Trying to process everything he’s said, I’m quiet. I’m not sure how or if I want to respond. Everything within me hurts; my mind, my heart, my spirit. I feel a sob rising in my throat but I do everything I can to hold it in. Am I a coward? Is it easier to just give up than to make the choice to fight because fighting means I may fail? Choosing not to fight has merit as well. It enables me to plan for the end result. I won’t get my hopes up. I could potentially have more energy and not be sick and alone. I can’t be disappointed. I can take a predictable road. I’ve had a reasonably good life, even if shorter than I would have liked. How can that not be an acceptable choice? Isn’t choosing to not get treatment a brave act too? The fact is, I’ve not found a reason to choose differently. But, Oliver’s words have twisted me up because my mom fought, she fought with everything she had. She may have become frail, tired, weak and almost unrecognizable in her sadness and pain, but she had far more courage than I do right now.

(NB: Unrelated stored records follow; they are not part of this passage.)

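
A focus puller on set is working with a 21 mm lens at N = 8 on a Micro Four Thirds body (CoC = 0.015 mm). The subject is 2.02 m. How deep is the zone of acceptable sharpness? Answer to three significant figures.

Hyperfocal distance H = f²/(N·c) + f = 21²/(8 × 0.015) + 21 = 441/0.12 + 21 ≈ 3696.0 mm ≈ 3.696 m.
Near limit Dn = s·(H − f)/(H + s − 2f) = 2020 × (3696.0 − 21) / (3696.0 + 2020 − 2 × 21) = 2020 × 3675.0 / 5674.0 ≈ 1308.3 mm.
Far limit Df = s·(H − f)/(H − s) = 2020 × (3696.0 − 21) / (3696.0 − 2020) = 2020 × 3675.0 / 1676.0 ≈ 4429.3 mm.
Depth of field = Df − Dn = 4429.3 − 1308.3 ≈ 3121.0 mm ≈ 3.12 m.

3.12 m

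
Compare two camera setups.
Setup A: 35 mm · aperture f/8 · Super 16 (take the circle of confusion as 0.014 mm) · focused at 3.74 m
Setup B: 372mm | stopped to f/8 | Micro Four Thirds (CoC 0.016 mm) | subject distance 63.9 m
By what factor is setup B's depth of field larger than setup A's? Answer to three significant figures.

2.63

Setup A: H = 35²/(8×0.014) + 35 ≈ 10972.5 mm; DoF = Df − Dn = 5655.9 − 2793.7 ≈ 2862.2 mm.
Setup B: H = 372²/(8×0.016) + 372 ≈ 1081497.0 mm; DoF = Df − Dn = 67889.2 − 60353.6 ≈ 7535.6 mm.
Ratio = 7535.6 / 2862.2 ≈ 2.63.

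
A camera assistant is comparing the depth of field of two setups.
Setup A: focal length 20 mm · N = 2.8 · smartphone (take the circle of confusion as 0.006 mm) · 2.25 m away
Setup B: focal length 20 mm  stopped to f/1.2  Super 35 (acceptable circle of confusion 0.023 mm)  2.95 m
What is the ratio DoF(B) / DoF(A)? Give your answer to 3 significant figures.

2.92

Setup A: H = 20²/(2.8×0.006) + 20 ≈ 23829.5 mm; DoF = Df − Dn = 2482.51 − 2057.31 ≈ 425.20 mm.
Setup B: H = 20²/(1.2×0.023) + 20 ≈ 14512.8 mm; DoF = Df − Dn = 3697.5 − 2453.9 ≈ 1243.6 mm.
Ratio = 1243.6 / 425.20 ≈ 2.92.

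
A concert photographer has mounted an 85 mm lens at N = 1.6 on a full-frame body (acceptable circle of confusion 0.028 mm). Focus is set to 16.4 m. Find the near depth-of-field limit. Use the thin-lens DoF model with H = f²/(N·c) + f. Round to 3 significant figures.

Hyperfocal distance H = f²/(N·c) + f = 85²/(1.6 × 0.028) + 85 = 7225/0.0448 + 85 ≈ 161357.3 mm ≈ 161.4 m.
Near limit Dn = s·(H − f)/(H + s − 2f) = 16400 × (161357.3 − 85) / (161357.3 + 16400 − 2 × 85) = 16400 × 161272.3 / 177587.3 ≈ 14893 mm ≈ 14.9 m.

14.9 m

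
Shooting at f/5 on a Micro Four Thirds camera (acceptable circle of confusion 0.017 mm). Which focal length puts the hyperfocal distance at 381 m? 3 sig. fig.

180 mm

From H = f²/(N·c) + f, with f ≪ H: f ≈ √(H·N·c) = √(381000 × 5 × 0.017) = √32385 ≈ 180.0 mm.
The +f correction barely moves this — solving exactly, f² + N·c·f − N·c·H = 0 ⇒ f = (−N·c + √((N·c)² + 4·N·c·H))/2 = (−0.085 + √129540)/2 ≈ 179.92 mm, so f ≈ 180 mm.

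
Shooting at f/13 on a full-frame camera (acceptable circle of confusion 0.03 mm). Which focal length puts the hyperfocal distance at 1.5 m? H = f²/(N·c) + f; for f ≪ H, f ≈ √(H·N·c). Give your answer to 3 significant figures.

From H = f²/(N·c) + f, with f ≪ H: f ≈ √(H·N·c) = √(1500 × 13 × 0.03) = √585.00 ≈ 24.19 mm.
Exact: f² + N·c·f − N·c·H = 0 ⇒ f = (−N·c + √((N·c)² + 4·N·c·H))/2 = (−0.39 + √2340.2)/2 ≈ 23.993 mm ≈ 24.0 mm.

24.0 mm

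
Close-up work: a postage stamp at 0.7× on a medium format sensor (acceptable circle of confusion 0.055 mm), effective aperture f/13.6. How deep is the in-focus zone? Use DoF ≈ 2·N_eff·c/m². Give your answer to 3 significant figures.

At magnification m, DoF ≈ 2·N_eff·c/m² = 2 × 13.6 × 0.055 / 0.7² = 1.496 / 0.49 ≈ 3.05 mm.

3.05 mm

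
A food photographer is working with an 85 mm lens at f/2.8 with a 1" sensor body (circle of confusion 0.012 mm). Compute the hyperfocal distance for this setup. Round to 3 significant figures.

Hyperfocal distance H = f²/(N·c) + f = 85²/(2.8 × 0.012) + 85 = 7225/0.0336 + 85 ≈ 215114.8 mm ≈ 215 m.

215 m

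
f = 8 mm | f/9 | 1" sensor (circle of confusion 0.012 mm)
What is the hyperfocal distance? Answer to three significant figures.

Hyperfocal distance H = f²/(N·c) + f = 8²/(9 × 0.012) + 8 = 64/0.108 + 8 ≈ 600.6 mm ≈ 0.601 m.

0.601 m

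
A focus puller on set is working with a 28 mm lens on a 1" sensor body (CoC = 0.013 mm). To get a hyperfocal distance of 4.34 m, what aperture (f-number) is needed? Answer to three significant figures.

Rearrange H = f²/(N·c) + f for N: N = f² / ((H − f)·c).
N = 28² / ((4340 − 28) × 0.013) = 784 / 56.06 ≈ 14.

f/14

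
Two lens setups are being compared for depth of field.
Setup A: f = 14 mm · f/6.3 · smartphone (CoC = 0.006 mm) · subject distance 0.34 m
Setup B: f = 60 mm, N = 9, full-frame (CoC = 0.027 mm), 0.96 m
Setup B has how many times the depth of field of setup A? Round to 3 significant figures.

2.73

Setup A: H = 14²/(6.3×0.006) + 14 ≈ 5199.2 mm; DoF = Df − Dn = 362.810 − 319.888 ≈ 42.922 mm.
Setup B: H = 60²/(9×0.027) + 60 ≈ 14874.8 mm; DoF = Df − Dn = 1022.09 − 905.02 ≈ 117.07 mm.
Ratio = 117.07 / 42.922 ≈ 2.73.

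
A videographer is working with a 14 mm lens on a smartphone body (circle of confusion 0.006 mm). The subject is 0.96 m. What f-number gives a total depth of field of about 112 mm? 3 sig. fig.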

“You know, Oliver… sometimes courage also means being brave enough to let go. To know one’s limits and establish boundaries.” Feeling as if the walls are closing in on me, I know what I need. “I’m getting out of here.”

Oliver nods, but doesn’t say another word. When our eyes meet there’s a fire in his, a desire to make me feel all the things he hopes for me, but not able to process that right now or frankly think that it’s his right to expect, I spin on my heel and walk out the door.

His words hit me hard and as I make my way out to the front of the resort to get a taxi I realize that even though he knew I wouldn’t likely react well, he loved me enough to be honest with me anyway.